Peneliti tiba pada pukul 08.00 WIB dengan perjanjian di hari sebelumnya untuk melakukan wawancara. Warga binaan berinisial J yang melaksanakan P3 pun menyambut peneliti dengan ramah dan meminta untuk duduk di meja yang dekat dengan pagar aula yang berbatasan dengan anak sungai Krukut yang mengalir di depan gedung. Suasana Lapas yang lengang dan sepi membuat wawancara berjalan lancar.

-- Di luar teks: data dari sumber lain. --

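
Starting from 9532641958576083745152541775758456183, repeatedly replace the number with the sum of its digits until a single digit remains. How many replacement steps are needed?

3

9532641958576083745152541775758456183 → 181 → 10 → 1 (3 steps)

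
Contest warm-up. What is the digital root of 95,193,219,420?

9+5+1+9+3+2+1+9+4+2+0 = 45
4+5 = 9

9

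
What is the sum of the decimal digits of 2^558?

676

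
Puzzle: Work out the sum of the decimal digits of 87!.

495

87! = 2107757298379527717213600518699389595229783738061356212322972511214654115727593174080683423236414793504734471782400000000000000000000
Sum of its 133 digits: 495.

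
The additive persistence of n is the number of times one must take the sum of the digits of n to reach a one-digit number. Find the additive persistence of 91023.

91023 → 15 → 6 (2 steps)

2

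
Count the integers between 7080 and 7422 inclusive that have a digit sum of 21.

24

The integers in [7080, 7422] that have a digit sum of 21: 7086, 7095, 7149, 7158, 7167, 7176, …, 7392, 7419.
24 qualify.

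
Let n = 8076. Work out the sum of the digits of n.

21

8+0+7+6 = 21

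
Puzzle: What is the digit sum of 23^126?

23^126 = 3781876462438487703735819013332412063263979526587072786842908165397941585102035971308774899656281412530465317054199977732568600580654153033395286425565640729254612875432689
Sum of its 172 digits: 793.

793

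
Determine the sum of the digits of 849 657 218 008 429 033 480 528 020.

108

8+4+9+6+5+7+2+1+8+0+0+8+4+2+9+0+3+3+4+8+0+5+2+8+0+2+0 = 108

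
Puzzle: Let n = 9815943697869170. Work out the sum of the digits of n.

92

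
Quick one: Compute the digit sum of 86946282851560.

70

8+6+9+4+6+2+8+2+8+5+1+5+6+0 = 70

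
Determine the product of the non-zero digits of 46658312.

34560

4×6×6×5×8×3×1×2 = 34560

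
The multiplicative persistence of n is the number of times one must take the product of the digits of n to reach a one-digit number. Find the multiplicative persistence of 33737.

33737 → 1323 → 18 → 8 (3 steps)

3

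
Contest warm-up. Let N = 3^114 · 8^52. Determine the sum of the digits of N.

477

3^114 · 8^52 = 225165766085857178174427121687857541450493778784789902493786151225554083240096507326583212837368233984
Sum of its 102 digits: 477.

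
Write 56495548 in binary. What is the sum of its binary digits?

15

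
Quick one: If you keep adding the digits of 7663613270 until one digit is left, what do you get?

7+6+6+3+6+1+3+2+7+0 = 41
4+1 = 5
(Equivalently, 7663613270 mod 9 = 5.)

5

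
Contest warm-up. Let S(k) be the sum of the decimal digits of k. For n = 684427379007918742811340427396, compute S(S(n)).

First digit sum: 136.
1+3+6 = 10.

10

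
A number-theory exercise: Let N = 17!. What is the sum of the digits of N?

17! = 355687428096000
Sum of its 15 digits: 63.

63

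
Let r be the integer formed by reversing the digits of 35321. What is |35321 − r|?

22968

Reverse of 35321 is 12353.
|35321 − 12353| = 22968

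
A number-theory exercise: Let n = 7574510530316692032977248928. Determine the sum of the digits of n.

125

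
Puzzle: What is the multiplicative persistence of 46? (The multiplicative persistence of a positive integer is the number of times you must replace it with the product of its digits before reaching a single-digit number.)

2

46 → 24 → 8 (2 steps)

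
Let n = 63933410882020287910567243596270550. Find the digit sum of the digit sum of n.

7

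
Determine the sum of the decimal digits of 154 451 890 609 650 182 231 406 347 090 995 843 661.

1+5+4+4+5+1+8+9+0+6+0+9+6+5+0+1+8+2+2+3+1+4+0+6+3+4+7+0+9+0+9+9+5+8+4+3+6+6+1 = 164

164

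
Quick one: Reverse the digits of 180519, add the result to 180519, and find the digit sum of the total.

21

Reversal of 180519 is 915081; 180519 + 915081 = 1095600.
Digit sum of 1095600: 1+0+9+5+6+0+0 = 21.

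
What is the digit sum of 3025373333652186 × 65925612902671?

159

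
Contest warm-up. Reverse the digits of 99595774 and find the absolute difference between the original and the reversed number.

Reverse of 99595774 is 47759599.
|99595774 − 47759599| = 51836175

51836175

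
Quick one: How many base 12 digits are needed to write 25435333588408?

13

25435333588408 in base 12 is 2A29655908674, which has 13 digits.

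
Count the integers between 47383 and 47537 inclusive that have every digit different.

31

The integers in [47383, 47537] that have every digit different: 47385, 47386, 47389, 47390, 47391, 47392, …, 47532, 47536.
31 qualify.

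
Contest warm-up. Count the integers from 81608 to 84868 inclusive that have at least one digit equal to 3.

The integers in [81608, 84868] that have at least one digit equal to 3: 81613, 81623, 81630, 81631, 81632, 81633, …, 84853, 84863.
1595 qualify.

1595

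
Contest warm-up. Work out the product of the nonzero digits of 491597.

4×9×1×5×9×7 = 11340

11340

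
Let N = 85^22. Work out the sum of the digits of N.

166

85^22 = 2800376120856162211833149645328521728515625
Sum of its 43 digits: 166.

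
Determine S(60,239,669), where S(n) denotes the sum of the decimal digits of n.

6+0+2+3+9+6+6+9 = 41

41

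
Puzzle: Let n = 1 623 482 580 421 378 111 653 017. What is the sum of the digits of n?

89

1+6+2+3+4+8+2+5+8+0+4+2+1+3+7+8+1+1+1+6+5+3+0+1+7 = 89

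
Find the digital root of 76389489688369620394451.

7+6+3+8+9+4+8+9+6+8+8+3+6+9+6+2+0+3+9+4+4+5+1 = 128
1+2+8 = 11
1+1 = 2

2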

Warga binaan berinisial j pun dengan lancar menceritakan awal mula mengapa ia bisa masuk ke penjara dan pindah ke Lapas Terbuka serta mengikuti program P3. Ia merupakan slaah satu warga binaan yang cukup aktif dan dikenal baik oleh petugas. Hal itu dibuktikan ketika di sela wawancara ada petugas yang hendak pulang karena telah selesai melaksanakan shift jaga malam, pamit dan mengobrol sebentar dengan Bapak J. Pada saat wawancara belum dimulai pun terlihat beberapa warga binaan menyapa Bapak J dengan sangat ramah.


(6)

Setelah wawancara selesai, peneliti melanjutkan kegiatan mengamati suasana Lapas Terbuka. Namun, tidak ada perubahan aktivitas yang signifikan dari warga binaan setelah peneliti selesai melaksanakan wawancara. Sebagian warga binaan masih ada yang berada di aula untuk menonton televisi dan bermain biliard ataupun hanya sekadar bersantai sambil merokok. Sedangkan warga binaan yang lain ada yang berada di paviliunnya dan ada pula yang melaksanakan kegiatan bersih-bersih.